Shao Jingxin, Xuan Mingjun, Si Tieyan, Dai Luru, He Qiang
State Key Laboratory of Robotics and System (HIT), Micro/Nanotechnology Research Center, Harbin Institute of Technology, Harbin 150080, China.
Nanoscale. 2015 Dec 7;7(45):19092-8. doi: 10.1039/c5nr06350g. Epub 2015 Nov 2.

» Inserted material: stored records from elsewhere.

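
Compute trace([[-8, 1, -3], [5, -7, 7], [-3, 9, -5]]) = diagonal: (-8) + (-7) + (-5)
= -20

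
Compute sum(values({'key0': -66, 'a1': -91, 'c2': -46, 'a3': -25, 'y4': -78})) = -306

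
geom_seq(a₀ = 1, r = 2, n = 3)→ a_0 = 1*2^0 = 1
a_1 = 1*2^1 = 2
a_2 = 1*2^2 = 4
= [1, 2, 4]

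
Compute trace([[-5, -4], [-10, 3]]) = diagonal: (-5) + 3
= -2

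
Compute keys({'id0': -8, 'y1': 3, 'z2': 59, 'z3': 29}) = ['id0', 'y1', 'z2', 'z3']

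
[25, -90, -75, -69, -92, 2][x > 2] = [25]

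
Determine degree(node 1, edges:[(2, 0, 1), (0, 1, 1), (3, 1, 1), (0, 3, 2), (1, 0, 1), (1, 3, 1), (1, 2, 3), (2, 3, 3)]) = 5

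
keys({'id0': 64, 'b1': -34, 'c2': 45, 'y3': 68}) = ['id0', 'b1', 'c2', 'y3']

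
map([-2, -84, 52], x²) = (-2)²=4, (-84)²=7056, (52)²=2704
= [4, 7056, 2704]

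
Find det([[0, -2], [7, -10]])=(0)*(-10) - (-2)*(7)
= 14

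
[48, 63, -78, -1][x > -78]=keep x where x > -78: 48✓, 63✓, -78✗, -1✓
= [48, 63, -1]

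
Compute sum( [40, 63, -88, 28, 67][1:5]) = 70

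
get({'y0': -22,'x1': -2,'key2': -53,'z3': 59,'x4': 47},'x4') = 47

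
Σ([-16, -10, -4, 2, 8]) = (-16) + (-10) + (-4) + 2 + 8
= -20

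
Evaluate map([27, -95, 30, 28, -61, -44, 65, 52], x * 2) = 27*2=54, -95*2=-190, 30*2=60, 28*2=56, -61*2=-122, -44*2=-88, 65*2=130, 52*2=104
= [54, -190, 60, 56, -122, -88, 130, 104]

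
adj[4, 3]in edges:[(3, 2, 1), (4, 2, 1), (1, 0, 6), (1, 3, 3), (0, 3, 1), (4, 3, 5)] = 5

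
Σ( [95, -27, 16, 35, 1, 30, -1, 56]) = 95 + (-27) + 16 + 35 + 1 + 30 + (-1) + 56
= 205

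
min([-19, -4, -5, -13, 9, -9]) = -19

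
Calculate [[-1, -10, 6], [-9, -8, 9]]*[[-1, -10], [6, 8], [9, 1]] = C[0][0] = (-1)*(-1) + (-10)*(6) + (6)*(9) = -5
C[0][1] = (-1)*(-10) + (-10)*(8) + (6)*(1) = -64
C[1][0] = (-9)*(-1) + (-8)*(6) + (9)*(9) = 42
C[1][1] = (-9)*(-10) + (-8)*(8) + (9)*(1) = 35
= [[-5, -64], [42, 35]]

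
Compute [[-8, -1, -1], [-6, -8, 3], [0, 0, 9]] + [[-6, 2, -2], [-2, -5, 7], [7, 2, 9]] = [[-14, 1, -3], [-8, -13, 10], [7, 2, 18]]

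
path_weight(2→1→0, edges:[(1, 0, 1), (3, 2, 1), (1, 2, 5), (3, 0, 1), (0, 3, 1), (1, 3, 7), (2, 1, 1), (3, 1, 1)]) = 2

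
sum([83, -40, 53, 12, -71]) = 83 + (-40) + 53 + 12 + (-71)
= 37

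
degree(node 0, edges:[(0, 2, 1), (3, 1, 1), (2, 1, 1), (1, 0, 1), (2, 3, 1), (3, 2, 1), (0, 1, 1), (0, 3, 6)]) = incident: (0,2), (1,0), (0,1), (0,3)
= 4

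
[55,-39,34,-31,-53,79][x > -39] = [55, 34, -31, 79]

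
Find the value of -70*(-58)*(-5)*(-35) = 710500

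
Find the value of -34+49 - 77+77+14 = 29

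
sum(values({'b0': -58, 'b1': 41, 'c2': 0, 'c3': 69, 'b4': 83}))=(-58) + 41 + 0 + 69 + 83
= 135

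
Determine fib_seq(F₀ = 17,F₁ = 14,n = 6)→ F_2 = F_1 + F_0 = 31
F_3 = F_2 + F_1 = 45
F_4 = F_3 + F_2 = 76
...
= [17, 14, 31, 45, 76, 121]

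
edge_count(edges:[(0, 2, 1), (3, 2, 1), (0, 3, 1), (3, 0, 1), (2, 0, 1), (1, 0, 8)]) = 6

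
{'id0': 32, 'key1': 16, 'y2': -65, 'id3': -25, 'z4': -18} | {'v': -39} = {'id0': 32, 'key1': 16, 'y2': -65, 'id3': -25, 'z4': -18, 'v': -39}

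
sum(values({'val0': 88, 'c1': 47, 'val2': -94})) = 88 + 47 + (-94)
= 41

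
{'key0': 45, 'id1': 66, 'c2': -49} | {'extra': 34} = {'key0': 45, 'id1': 66, 'c2': -49, 'extra': 34}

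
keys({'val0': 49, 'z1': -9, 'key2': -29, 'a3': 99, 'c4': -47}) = ['val0', 'z1', 'key2', 'a3', 'c4']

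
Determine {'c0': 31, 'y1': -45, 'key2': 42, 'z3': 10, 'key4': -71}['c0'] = 31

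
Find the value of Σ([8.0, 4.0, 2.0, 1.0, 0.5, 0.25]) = 15.75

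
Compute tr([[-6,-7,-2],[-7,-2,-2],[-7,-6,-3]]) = -11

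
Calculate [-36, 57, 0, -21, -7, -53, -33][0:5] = [-36, 57, 0, -21, -7]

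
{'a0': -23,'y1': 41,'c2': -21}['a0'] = -23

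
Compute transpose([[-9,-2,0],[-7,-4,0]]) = [[-9, -7], [-2, -4], [0, 0]]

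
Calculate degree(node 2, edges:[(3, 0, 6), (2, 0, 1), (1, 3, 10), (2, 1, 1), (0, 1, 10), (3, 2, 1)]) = 3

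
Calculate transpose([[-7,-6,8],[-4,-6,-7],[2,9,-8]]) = [[-7, -4, 2], [-6, -6, 9], [8, -7, -8]]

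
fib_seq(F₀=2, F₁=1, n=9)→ F_2 = F_1 + F_0 = 3
F_3 = F_2 + F_1 = 4
F_4 = F_3 + F_2 = 7
...
= [2, 1, 3, 4, 7, 11, 18, 29, 47]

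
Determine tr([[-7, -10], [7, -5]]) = -12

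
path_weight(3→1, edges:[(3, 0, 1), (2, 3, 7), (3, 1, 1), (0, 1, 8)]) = w(3→1)=1
= 1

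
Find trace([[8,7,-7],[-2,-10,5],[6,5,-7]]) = diagonal: 8 + (-10) + (-7)
= -9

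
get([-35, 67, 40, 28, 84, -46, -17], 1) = 67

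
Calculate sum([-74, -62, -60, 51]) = -145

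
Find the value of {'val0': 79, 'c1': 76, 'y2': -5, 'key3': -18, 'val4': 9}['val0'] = 79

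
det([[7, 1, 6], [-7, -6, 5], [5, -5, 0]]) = (1)*(7)*det([[-6, 5], [-5, 0]]) + (-1)*(1)*det([[-7, 5], [5, 0]]) + (1)*(6)*det([[-7, -6], [5, -5]])
= 175 + 25 + 390
= 590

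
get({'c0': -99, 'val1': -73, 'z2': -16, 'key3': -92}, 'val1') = -73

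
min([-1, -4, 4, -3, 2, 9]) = -4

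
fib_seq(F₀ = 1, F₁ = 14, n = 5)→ [1, 14, 15, 29, 44]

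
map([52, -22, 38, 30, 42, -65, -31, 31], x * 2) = 52*2=104, -22*2=-44, 38*2=76, 30*2=60, 42*2=84, -65*2=-130, -31*2=-62, 31*2=62
= [104, -44, 76, 60, 84, -130, -62, 62]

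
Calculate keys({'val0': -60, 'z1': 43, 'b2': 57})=['val0', 'z1', 'b2']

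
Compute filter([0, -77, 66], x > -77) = [0, 66]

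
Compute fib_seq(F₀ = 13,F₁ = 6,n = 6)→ F_2 = F_1 + F_0 = 19
F_3 = F_2 + F_1 = 25
F_4 = F_3 + F_2 = 44
...
= [13, 6, 19, 25, 44, 69]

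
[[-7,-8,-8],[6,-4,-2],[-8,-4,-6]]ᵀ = [[-7, 6, -8], [-8, -4, -4], [-8, -2, -6]]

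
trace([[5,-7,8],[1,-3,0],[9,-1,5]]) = 7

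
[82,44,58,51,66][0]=82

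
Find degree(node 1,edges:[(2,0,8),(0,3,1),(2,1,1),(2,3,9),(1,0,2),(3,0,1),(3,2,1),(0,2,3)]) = incident: (2,1), (1,0)
= 2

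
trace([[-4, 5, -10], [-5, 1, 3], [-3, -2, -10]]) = diagonal: (-4) + 1 + (-10)
= -13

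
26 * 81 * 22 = 46332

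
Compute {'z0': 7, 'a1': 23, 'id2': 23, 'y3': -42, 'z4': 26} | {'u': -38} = {'z0': 7, 'a1': 23, 'id2': 23, 'y3': -42, 'z4': 26, 'u': -38}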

Seeking safe and effective water-soluble drug carriers is of great significance in nanomedicine. To achieve this goal, we present a novel drug delivery system based on biointerfacing hollow polymeric microcapsules for effectively encapsulating water-soluble antitumor drug and gold nanorod (GNR) functionalization for triggered release of therapeutic drugs on-demand using low power near-infrared (NIR) radiation. The surface of polymeric microcapsules is covered with fluidic lipid bilayers to decrease the permeability of the wall of polymeric capsules. The temperature increase upon NIR illumination deconstructs the structure of the lipid membrane and polyelectrolyte multilayers, which in turn results in the rapid release of encapsulated water-soluble drug. In vivo antitumor tests demonstrate that this microcapsule has the effective ability of inhibiting tumor growth and preventing metastases. Real time in vivo fluorescence imaging results confirm that capsules can be excreted gradually from the animal body which in turn demonstrates the biocompatibility and biodegradation of these biointerfacing GNR-microcapsules. This intelligent system provides a novel anticancer platform with the advantages of controlled release, biological friendliness and credible biosafety.
在纳米医学中,寻找安全有效的水溶性药物载体具有重要意义。为实现这一目标,我们提出了一种基于生物界面空心聚合物微胶囊的新型药物递送系统,用于有效封装水溶性抗肿瘤药物,并通过金纳米棒(GNR)功能化,利用低功率近红外(NIR)辐射按需触发治疗药物的释放。聚合物微胶囊的表面覆盖有流体脂质双层,以降低聚合物胶囊壁的渗透性。近红外照射引起的温度升高会破坏脂质膜和聚电解质多层膜的结构,进而导致封装的水溶性药物快速释放。体内抗肿瘤试验表明,这种微胶囊具有抑制肿瘤生长和预防转移的有效能力。实时体内荧光成像结果证实,微胶囊可以从动物体内逐渐排出,这反过来证明了这些生物界面GNR微胶囊的生物相容性和生物降解性。这种智能系统提供了一个新型的抗癌平台,具有控释、生物友好性和可靠的生物安全性等优点。